The cars to avoid are the ones with stories that cannot be verified. Mileage inconsistencies, long storage with no recommissioning, cheap repainting, missing roof parts, modified wiring, incomplete import documents, vague service claims, and “just needs adjustment” drivetrain issues should all slow the buyer down. On a Diablo, small uncertainties often become large invoices.

Buyer inspection sequence

A smart purchase should follow a clear process:

  1. Confirm the exact model, year, market, VIN, and Roadster identity before discussing price seriously.
  2. Collect records, including service invoices, ownership history, books, tools, roof equipment, and import documents.
  3. Ask a recognized Diablo specialist to inspect the car cold, warm, on a lift, and on the road.
  4. Check paint depth, panel gaps, underbody structure, suspension mounts, and jacking points for accident evidence.
  5. Inspect the roof panel, seals, storage mounts, and latch operation because Roadster parts are difficult to replace.
  6. Verify gearbox, clutch, cooling, brakes, suspension electronics, and VT drivetrain behavior.
  7. Price the car after the inspection, not before it.
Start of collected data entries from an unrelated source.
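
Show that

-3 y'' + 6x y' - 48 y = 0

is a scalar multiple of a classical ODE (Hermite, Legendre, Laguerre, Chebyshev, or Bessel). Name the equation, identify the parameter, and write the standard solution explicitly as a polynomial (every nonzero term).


All three coefficients share the factor -3; dividing through by -3 gives  y'' - 2x y' + 16 y = 0.
This matches the Hermite equation y'' - 2x y' + 2n y = 0 with 2n = 16, so n = 8; the polynomial solution is H_8(x).
With y = sum_k a_k x^k, matching x^k gives (k+2)(k+1) a_{k+2} = 2(k - n) a_k = 2(k - 8) a_k. The right side vanishes at k = 8, so the series with the parity of 8 terminates at degree 8.
Standard normalization: leading coefficient of H_n is 2^n, so a_8 = 2^8 = 256. Work downward with a_k = (k+1)(k+2) a_{k+2} / (2(k - n)):
  a_6 = (7)(8)(256) / (2(6 - 8)) = 14336/(-4) = -3584
  a_4 = (5)(6)(-3584) / (2(4 - 8)) = -107520/(-8) = 13440
  a_2 = (3)(4)(13440) / (2(2 - 8)) = 161280/(-12) = -13440
  a_0 = (1)(2)(-13440) / (2(0 - 8)) = -26880/(-16) = 1680
Hence H_8(x) = 256 x^8 - 3584 x^6 + 13440 x^4 - 13440 x^2 + 1680.

H_8(x); series = 256 x^8 - 3584 x^6 + 13440 x^4 - 13440 x^2 + 1680


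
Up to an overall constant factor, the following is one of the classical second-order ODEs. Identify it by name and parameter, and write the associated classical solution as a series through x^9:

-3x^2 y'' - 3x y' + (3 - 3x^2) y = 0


All three coefficients share the factor -3; dividing through by -3 gives  x^2 y'' + x y' + (x^2 - 1) y = 0.
This matches the Bessel equation x^2 y'' + x y' + (x^2 - nu^2) y = 0 with nu^2 = 1, so nu = 1; the solution bounded at x = 0 is J_1(x).
Frobenius at x = 0: indicial roots ±nu; for r = nu the recurrence k(k + 2nu) c_k = -c_{k-2} gives the standard series J_nu(x) = sum_{k>=0} (-1)^k / (k! (k+nu)!) (x/2)^(2k+nu). Evaluate the first 5 terms:
  k = 0: (-1)^0 / (0! * 1! * 2^1) x^1 = 1/(1*1*2) x^1 = (1/2) x^1
  k = 1: (-1)^1 / (1! * 2! * 2^3) x^3 = -1/(1*2*8) x^3 = (-1/16) x^3
  k = 2: (-1)^2 / (2! * 3! * 2^5) x^5 = 1/(2*6*32) x^5 = (1/384) x^5
  k = 3: (-1)^3 / (3! * 4! * 2^7) x^7 = -1/(6*24*128) x^7 = (-1/18432) x^7
  k = 4: (-1)^4 / (4! * 5! * 2^9) x^9 = 1/(24*120*512) x^9 = (1/1474560) x^9
Hence J_1(x) = x^9/1474560 - x^7/18432 + x^5/384 - x^3/16 + x/2 + ....

J_1(x); series = x^9/1474560 - x^7/18432 + x^5/384 - x^3/16 + x/2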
For owners, the best strategy is preservation through use. These cars do not like being ignored. Regular warm-up, proper fluids, fresh tires, periodic exercise, battery care, and specialist inspections help prevent age-related problems. At the same time, careless driving, deferred maintenance, and cosmetic shortcuts can reduce both enjoyment and value.

Long-term collectability looks strong because the first-generation Diablo VT Roadster has the right ingredients: a naturally aspirated Lamborghini V12, manual gearbox, open roof, all-wheel-drive engineering, low production, dramatic design, and real historical importance as Lamborghini’s first series-production open V12 model. The best examples will likely remain desirable, but buyers should be disciplined. The right car is a spectacular thing. The wrong one is a restoration project wearing a supercar body.

References

Disclaimer

This article is for informational purposes only and is not a substitute for professional diagnosis, repair, inspection, appraisal, or restoration advice. Specifications, torque values, service intervals, repair procedures, emissions equipment, and factory details can vary by VIN, market, model year, and equipment. Always verify critical information against official Lamborghini service documentation and use a qualified Lamborghini specialist before buying, repairing, or restoring a Diablo VT Roadster.